Так вот, Паэс, воспользовавшись моментом, возомнил себя если не Бонапартом, то уж Жозефом, Мюратом или Даву и решил стать правителем государства Венесуэла. Пожалуй, и черт бы с ним, но, во-первых, я, как все-таки вице-президент Великой Колумбии в составе Эквадора, Новой Гранады и Венесуэлы, не мог на это смотреть сквозь пальцы, а, во-вторых, этот человек мог снова поднять льянерос и двинуть на города, в том числе и на Боготу и куда угодно, и это уж было бы совсем невесело.

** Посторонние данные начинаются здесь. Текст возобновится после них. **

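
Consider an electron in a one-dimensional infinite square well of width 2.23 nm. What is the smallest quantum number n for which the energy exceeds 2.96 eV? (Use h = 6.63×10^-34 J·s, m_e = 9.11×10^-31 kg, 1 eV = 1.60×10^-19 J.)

E_1 = h²/(8m_eL²) = 1.213×10^-20 J = 0.07581 eV.
Need n² > 2.96/0.07581 = 39.04, i.e. n > 6.248.
The smallest integer satisfying this is n = 7.

n = 7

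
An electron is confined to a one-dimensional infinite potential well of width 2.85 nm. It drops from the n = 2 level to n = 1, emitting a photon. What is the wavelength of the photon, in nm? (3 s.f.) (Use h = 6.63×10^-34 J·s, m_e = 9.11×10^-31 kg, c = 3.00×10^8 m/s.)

E_1 = h²/(8m_eL²) = 7.426×10^-21 J, so ΔE = (2² − 1²)E_1 = 2.228×10^-20 J.
λ = hc/ΔE = (6.63×10^-34·3.00×10^8)/2.228×10^-20 = 8.93×10^-6 m = 8.93×10^3 nm.

λ = 8.93×10^3 nm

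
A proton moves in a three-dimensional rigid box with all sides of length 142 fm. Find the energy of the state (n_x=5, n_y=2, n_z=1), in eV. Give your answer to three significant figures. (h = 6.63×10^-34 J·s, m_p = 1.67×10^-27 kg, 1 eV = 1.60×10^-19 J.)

For a 3D rectangular well E = (h²/8m_p)·Σ n_i²/L_i² = (6.63×10^-34)²/(8·1.67×10^-27) · [5²/(142 fm)² + 2²/(142 fm)² + 1²/(142 fm)²].
Evaluating gives E = 4.895×10^-14 J = 3.06×10^5 eV.

E = 3.06×10^5 eV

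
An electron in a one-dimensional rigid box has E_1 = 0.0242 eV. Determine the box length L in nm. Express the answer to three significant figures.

L = 3.94 nm

From E_n = n²h²/(8m_eL²), L = n·h/√(8m_eE_n).
E_1 = 0.0242 eV = 3.877×10^-21 J, so L = 1·6.626×10^-34/√(8·9.109×10^-31·3.877×10^-21) = 3.94×10^-9 m = 3.94 nm.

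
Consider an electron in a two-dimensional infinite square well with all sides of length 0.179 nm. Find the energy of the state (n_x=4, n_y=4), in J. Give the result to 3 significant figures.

For a 2D rectangular well E = (h²/8m_e)·Σ n_i²/L_i² = (6.626×10^-34)²/(8·9.109×10^-31) · [4²/(0.179 nm)² + 4²/(0.179 nm)²].
Evaluating gives E = 6.02×10^-17 J.

E = 6.02×10^-17 J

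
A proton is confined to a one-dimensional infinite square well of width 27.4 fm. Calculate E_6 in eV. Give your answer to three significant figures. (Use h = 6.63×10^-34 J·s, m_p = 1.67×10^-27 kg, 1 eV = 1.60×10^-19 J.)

E_6 = 9.86×10^6 eV

For an infinite well E_n = n²h²/(8m_pL²), so E_1 = h²/(8m_pL²) = (6.63×10^-34)²/(8·1.67×10^-27·(2.74×10^-14 m)²) = 4.382×10^-14 J.
Then E_6 = 6²·E_1 = 36·4.382×10^-14 J = 1.578×10^-12 J.
Converting, E_6 = 1.578×10^-12 J / (1.60×10^-19 J/eV) = 9.86×10^6 eV.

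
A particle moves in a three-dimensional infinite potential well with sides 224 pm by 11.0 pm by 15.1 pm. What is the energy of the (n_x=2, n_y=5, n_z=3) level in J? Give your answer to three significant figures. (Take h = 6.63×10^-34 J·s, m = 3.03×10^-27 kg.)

E = 4.46×10^-18 J

For a 3D rectangular well E = (h²/8m)·Σ n_i²/L_i² = (6.63×10^-34)²/(8·3.03×10^-27) · [2²/(224 pm)² + 5²/(11.0 pm)² + 3²/(15.1 pm)²].
Evaluating gives E = 4.46×10^-18 J.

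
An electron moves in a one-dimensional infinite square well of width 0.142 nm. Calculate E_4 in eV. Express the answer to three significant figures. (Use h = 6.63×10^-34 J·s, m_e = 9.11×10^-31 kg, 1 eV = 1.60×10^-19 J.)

For an infinite well E_n = n²h²/(8m_eL²), so E_1 = h²/(8m_eL²) = (6.63×10^-34)²/(8·9.11×10^-31·(1.42×10^-10 m)²) = 2.991×10^-18 J.
Then E_4 = 4²·E_1 = 16·2.991×10^-18 J = 4.786×10^-17 J.
Converting, E_4 = 4.786×10^-17 J / (1.60×10^-19 J/eV) = 299 eV.

E_4 = 299 eV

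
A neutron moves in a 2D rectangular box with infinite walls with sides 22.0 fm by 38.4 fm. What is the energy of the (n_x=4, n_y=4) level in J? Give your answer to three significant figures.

For a 2D rectangular well E = (h²/8m_n)·Σ n_i²/L_i² = (6.626×10^-34)²/(8·1.675×10^-27) · [4²/(22.0 fm)² + 4²/(38.4 fm)²].
Evaluating gives E = 1.44×10^-12 J.

E = 1.44×10^-12 J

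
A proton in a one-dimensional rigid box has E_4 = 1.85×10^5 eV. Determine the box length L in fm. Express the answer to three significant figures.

From E_n = n²h²/(8m_pL²), L = n·h/√(8m_pE_n).
E_4 = 1.85×10^5 eV = 2.964×10^-14 J, so L = 4·6.626×10^-34/√(8·1.673×10^-27·2.964×10^-14) = 1.33×10^-13 m = 133 fm.

L = 133 fm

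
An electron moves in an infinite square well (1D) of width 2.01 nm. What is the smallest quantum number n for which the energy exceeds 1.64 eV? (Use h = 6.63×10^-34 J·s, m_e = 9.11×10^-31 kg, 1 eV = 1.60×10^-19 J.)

n = 5

E_1 = h²/(8m_eL²) = 1.493×10^-20 J = 0.09331 eV.
Need n² > 1.64/0.09331 = 17.58, i.e. n > 4.193.
The smallest integer satisfying this is n = 5.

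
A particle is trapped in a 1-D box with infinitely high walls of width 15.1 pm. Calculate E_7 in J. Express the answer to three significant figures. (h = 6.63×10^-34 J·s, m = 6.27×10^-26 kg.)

For an infinite well E_n = n²h²/(8mL²), so E_1 = h²/(8mL²) = (6.63×10^-34)²/(8·6.27×10^-26·(1.51×10^-11 m)²) = 3.843×10^-21 J.
Then E_7 = 7²·E_1 = 49·3.843×10^-21 J = 1.88×10^-19 J.

E_7 = 1.88×10^-19 J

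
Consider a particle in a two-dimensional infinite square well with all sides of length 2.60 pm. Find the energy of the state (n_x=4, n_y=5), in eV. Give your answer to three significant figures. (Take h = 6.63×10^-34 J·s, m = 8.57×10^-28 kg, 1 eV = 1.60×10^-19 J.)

E = 2.43×10^3 eV

For a 2D rectangular well E = (h²/8m)·Σ n_i²/L_i² = (6.63×10^-34)²/(8·8.57×10^-28) · [4²/(2.60 pm)² + 5²/(2.60 pm)²].
Evaluating gives E = 3.889×10^-16 J = 2.43×10^3 eV.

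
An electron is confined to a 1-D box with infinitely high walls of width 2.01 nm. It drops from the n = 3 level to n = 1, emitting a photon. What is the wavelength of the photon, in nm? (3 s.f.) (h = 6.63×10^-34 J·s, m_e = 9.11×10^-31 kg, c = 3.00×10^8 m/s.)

E_1 = h²/(8m_eL²) = 1.493×10^-20 J, so ΔE = (3² − 1²)E_1 = 1.194×10^-19 J.
λ = hc/ΔE = (6.63×10^-34·3.00×10^8)/1.194×10^-19 = 1.67×10^-6 m = 1.67×10^3 nm.

λ = 1.67×10^3 nm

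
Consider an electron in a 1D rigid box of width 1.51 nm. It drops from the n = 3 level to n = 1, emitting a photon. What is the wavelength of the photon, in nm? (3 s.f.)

λ = 940 nm

E_1 = h²/(8m_eL²) = 2.642×10^-20 J, so ΔE = (3² − 1²)E_1 = 2.114×10^-19 J.
λ = hc/ΔE = (6.626×10^-34·2.998×10^8)/2.114×10^-19 = 9.40×10^-7 m = 940 nm.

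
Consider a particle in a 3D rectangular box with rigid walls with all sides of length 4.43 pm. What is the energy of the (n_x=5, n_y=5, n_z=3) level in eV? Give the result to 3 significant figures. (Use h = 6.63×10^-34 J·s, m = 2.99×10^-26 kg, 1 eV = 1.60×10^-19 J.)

For a 3D rectangular well E = (h²/8m)·Σ n_i²/L_i² = (6.63×10^-34)²/(8·2.99×10^-26) · [5²/(4.43 pm)² + 5²/(4.43 pm)² + 3²/(4.43 pm)²].
Evaluating gives E = 5.525×10^-18 J = 34.5 eV.

E = 34.5 eV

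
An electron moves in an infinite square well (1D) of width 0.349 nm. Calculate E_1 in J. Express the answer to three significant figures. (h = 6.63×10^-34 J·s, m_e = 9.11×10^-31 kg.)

E_1 = 4.95×10^-19 J

For an infinite well E_n = n²h²/(8m_eL²), so E_1 = h²/(8m_eL²) = (6.63×10^-34)²/(8·9.11×10^-31·(3.49×10^-10 m)²) = 4.952×10^-19 J.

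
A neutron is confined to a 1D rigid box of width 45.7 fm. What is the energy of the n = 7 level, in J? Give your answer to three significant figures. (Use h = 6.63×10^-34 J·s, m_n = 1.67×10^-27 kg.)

E_7 = 7.72×10^-13 J

For an infinite well E_n = n²h²/(8m_nL²), so E_1 = h²/(8m_nL²) = (6.63×10^-34)²/(8·1.67×10^-27·(4.57×10^-14 m)²) = 1.575×10^-14 J.
Then E_7 = 7²·E_1 = 49·1.575×10^-14 J = 7.72×10^-13 J.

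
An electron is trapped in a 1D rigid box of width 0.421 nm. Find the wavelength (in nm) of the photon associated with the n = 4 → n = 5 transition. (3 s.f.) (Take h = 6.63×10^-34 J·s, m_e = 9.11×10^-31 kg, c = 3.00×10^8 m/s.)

E_1 = h²/(8m_eL²) = 3.403×10^-19 J, so ΔE = (5² − 4²)E_1 = 3.063×10^-18 J.
λ = hc/ΔE = (6.63×10^-34·3.00×10^8)/3.063×10^-18 = 6.49×10^-8 m = 64.9 nm.

λ = 64.9 nm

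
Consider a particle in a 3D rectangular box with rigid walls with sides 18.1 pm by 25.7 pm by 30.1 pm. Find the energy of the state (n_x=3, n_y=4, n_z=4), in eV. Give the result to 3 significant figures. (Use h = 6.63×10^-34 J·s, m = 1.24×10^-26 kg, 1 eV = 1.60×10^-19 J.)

E = 1.92 eV

For a 3D rectangular well E = (h²/8m)·Σ n_i²/L_i² = (6.63×10^-34)²/(8·1.24×10^-26) · [3²/(18.1 pm)² + 4²/(25.7 pm)² + 4²/(30.1 pm)²].
Evaluating gives E = 3.073×10^-19 J = 1.92 eV.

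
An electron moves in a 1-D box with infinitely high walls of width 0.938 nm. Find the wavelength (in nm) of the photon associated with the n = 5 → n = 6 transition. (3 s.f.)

λ = 264 nm

E_1 = h²/(8m_eL²) = 6.848×10^-20 J, so ΔE = (6² − 5²)E_1 = 7.533×10^-19 J.
λ = hc/ΔE = (6.626×10^-34·2.998×10^8)/7.533×10^-19 = 2.64×10^-7 m = 264 nm.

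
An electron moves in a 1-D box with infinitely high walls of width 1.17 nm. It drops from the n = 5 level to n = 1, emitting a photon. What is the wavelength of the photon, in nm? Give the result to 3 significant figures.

λ = 188 nm

E_1 = h²/(8m_eL²) = 4.401×10^-20 J, so ΔE = (5² − 1²)E_1 = 1.056×10^-18 J.
λ = hc/ΔE = (6.626×10^-34·2.998×10^8)/1.056×10^-18 = 1.88×10^-7 m = 188 nm.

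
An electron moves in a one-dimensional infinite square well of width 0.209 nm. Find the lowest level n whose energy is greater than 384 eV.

E_1 = h²/(8m_eL²) = 1.379×10^-18 J = 8.608 eV.
Need n² > 384/8.608 = 44.61, i.e. n > 6.679.
The smallest integer satisfying this is n = 7.

n = 7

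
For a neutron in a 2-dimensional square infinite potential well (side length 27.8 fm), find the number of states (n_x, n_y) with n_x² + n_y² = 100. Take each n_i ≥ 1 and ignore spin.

degeneracy = 2

The level has n_x² + n_y² = 100. The ordered positive-integer solutions are (6, 8), (8, 6).
That gives 2 states.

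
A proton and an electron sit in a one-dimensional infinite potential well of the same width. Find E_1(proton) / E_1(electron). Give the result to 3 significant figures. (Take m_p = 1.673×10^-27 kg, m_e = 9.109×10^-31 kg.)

E_n ∝ 1/m at fixed n and L, so the ratio is m_e/m_p = 9.109×10^-31/1.673×10^-27 = 5.44×10^-4.

5.44×10^-4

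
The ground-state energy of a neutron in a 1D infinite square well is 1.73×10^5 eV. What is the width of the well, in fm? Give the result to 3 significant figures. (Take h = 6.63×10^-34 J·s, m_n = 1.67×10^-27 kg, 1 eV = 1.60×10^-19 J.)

From E_n = n²h²/(8m_nL²), L = n·h/√(8m_nE_n).
E_1 = 1.73×10^5 eV = 2.768×10^-14 J, so L = 1·6.63×10^-34/√(8·1.67×10^-27·2.768×10^-14) = 3.45×10^-14 m = 34.5 fm.

L = 34.5 fm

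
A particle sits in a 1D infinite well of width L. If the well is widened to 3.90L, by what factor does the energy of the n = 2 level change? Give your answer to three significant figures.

0.0657

E_n ∝ 1/L², so the energy scales by 1/3.90² = 0.0657.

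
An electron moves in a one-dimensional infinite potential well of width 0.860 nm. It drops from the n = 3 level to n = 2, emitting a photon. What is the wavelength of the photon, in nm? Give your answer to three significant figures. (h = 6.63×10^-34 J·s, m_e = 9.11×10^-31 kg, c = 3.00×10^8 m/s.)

E_1 = h²/(8m_eL²) = 8.155×10^-20 J, so ΔE = (3² − 2²)E_1 = 4.078×10^-19 J.
λ = hc/ΔE = (6.63×10^-34·3.00×10^8)/4.078×10^-19 = 4.88×10^-7 m = 488 nm.

λ = 488 nm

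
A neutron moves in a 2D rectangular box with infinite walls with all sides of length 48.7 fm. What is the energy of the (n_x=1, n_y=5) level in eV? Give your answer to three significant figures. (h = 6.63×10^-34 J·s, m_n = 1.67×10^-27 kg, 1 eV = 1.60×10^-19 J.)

For a 2D rectangular well E = (h²/8m_n)·Σ n_i²/L_i² = (6.63×10^-34)²/(8·1.67×10^-27) · [1²/(48.7 fm)² + 5²/(48.7 fm)²].
Evaluating gives E = 3.607×10^-13 J = 2.25×10^6 eV.

E = 2.25×10^6 eV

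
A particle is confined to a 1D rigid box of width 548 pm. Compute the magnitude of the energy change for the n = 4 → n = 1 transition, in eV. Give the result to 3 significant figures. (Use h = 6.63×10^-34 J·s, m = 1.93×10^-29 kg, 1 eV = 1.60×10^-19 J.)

|ΔE| = 0.889 eV

E_1 = h²/(8mL²) = 9.480×10^-21 J.
|ΔE| = |4² − 1²|·E_1 = 15·9.480×10^-21 J = 1.422×10^-19 J = 0.889 eV.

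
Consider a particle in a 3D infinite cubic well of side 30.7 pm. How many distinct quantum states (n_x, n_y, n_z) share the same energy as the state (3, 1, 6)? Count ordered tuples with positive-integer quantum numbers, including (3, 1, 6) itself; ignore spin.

degeneracy = 6

The level has n_x² + n_y² + n_z² = 46. The ordered positive-integer solutions are (1, 3, 6), (1, 6, 3), (3, 1, 6), (3, 6, 1), (6, 1, 3), (6, 3, 1).
That gives 6 states.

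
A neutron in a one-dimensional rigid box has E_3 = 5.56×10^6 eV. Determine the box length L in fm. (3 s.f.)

From E_n = n²h²/(8m_nL²), L = n·h/√(8m_nE_n).
E_3 = 5.56×10^6 eV = 8.907×10^-13 J, so L = 3·6.626×10^-34/√(8·1.675×10^-27·8.907×10^-13) = 1.82×10^-14 m = 18.2 fm.

L = 18.2 fm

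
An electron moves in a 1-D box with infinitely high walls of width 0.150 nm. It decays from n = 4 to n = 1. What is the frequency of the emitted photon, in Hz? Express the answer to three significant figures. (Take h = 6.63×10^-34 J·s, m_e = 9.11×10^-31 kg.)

E_1 = h²/(8m_eL²) = 2.681×10^-18 J and ΔE = (4² − 1²)E_1 = 4.021×10^-17 J.
f = ΔE/h = 4.021×10^-17/6.63×10^-34 = 6.06×10^16 Hz.

f = 6.06×10^16 Hz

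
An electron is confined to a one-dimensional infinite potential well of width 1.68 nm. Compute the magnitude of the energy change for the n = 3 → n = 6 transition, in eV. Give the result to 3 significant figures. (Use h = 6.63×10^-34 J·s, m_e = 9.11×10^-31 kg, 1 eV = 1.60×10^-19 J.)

|ΔE| = 3.61 eV

E_1 = h²/(8m_eL²) = 2.137×10^-20 J.
|ΔE| = |3² − 6²|·E_1 = 27·2.137×10^-20 J = 5.770×10^-19 J = 3.61 eV.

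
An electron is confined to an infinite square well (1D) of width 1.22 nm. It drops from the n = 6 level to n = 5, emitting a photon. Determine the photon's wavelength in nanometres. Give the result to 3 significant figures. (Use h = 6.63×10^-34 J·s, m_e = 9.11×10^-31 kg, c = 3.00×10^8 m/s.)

E_1 = h²/(8m_eL²) = 4.052×10^-20 J, so ΔE = (6² − 5²)E_1 = 4.457×10^-19 J.
λ = hc/ΔE = (6.63×10^-34·3.00×10^8)/4.457×10^-19 = 4.46×10^-7 m = 446 nm.

λ = 446 nm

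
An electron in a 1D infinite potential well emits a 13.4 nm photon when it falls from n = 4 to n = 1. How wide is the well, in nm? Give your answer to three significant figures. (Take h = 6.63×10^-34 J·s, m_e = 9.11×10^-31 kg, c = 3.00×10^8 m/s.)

L = 0.247 nm

The photon carries ΔE = hc/λ = 6.63×10^-34·3.00×10^8/1.34×10^-8 m = 1.484×10^-17 J.
Since ΔE = (4² − 1²)E_1, E_1 = 9.893×10^-19 J, and L = h/√(8m_eE_1) = 2.47×10^-10 m = 0.247 nm.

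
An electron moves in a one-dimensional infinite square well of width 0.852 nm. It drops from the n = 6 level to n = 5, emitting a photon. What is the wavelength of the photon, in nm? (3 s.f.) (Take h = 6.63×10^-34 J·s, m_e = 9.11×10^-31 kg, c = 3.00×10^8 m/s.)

λ = 218 nm

E_1 = h²/(8m_eL²) = 8.309×10^-20 J, so ΔE = (6² − 5²)E_1 = 9.140×10^-19 J.
λ = hc/ΔE = (6.63×10^-34·3.00×10^8)/9.140×10^-19 = 2.18×10^-7 m = 218 nm.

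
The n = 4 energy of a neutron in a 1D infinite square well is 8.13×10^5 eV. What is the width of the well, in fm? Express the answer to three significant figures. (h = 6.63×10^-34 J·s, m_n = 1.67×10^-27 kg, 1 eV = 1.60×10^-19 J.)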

Опасность была велика; я, воспользовавшись каким-то предлогом, отстранил Паэса от власти и сообщил об этом Боливару. Паэс, в свою очередь, как я и ожидал, провозгласил себя верховным правителем Венесуэлы и начал бомбардировать Боливара письмами, требуя моего свержения.
Я с интересом ждал, что решит Боливар. Положение было критическое и для него неприятное. По слухам, он был в растерянности. На юге Перу, Боливия, Эквадор только и ждали момента, чтобы освободиться от Освободителя и его свободы, и он уже видел это.
На севере — Паэс; и Боливар знал, что такое льянерос — голодные и свирепые, как обычно, как было века. Да, он знал, что такое льянерос. Но примириться с Паэсом — это потерять тем временем всех остальных, все провинции и друзей, в том числе и меня. Но иного выбора не было.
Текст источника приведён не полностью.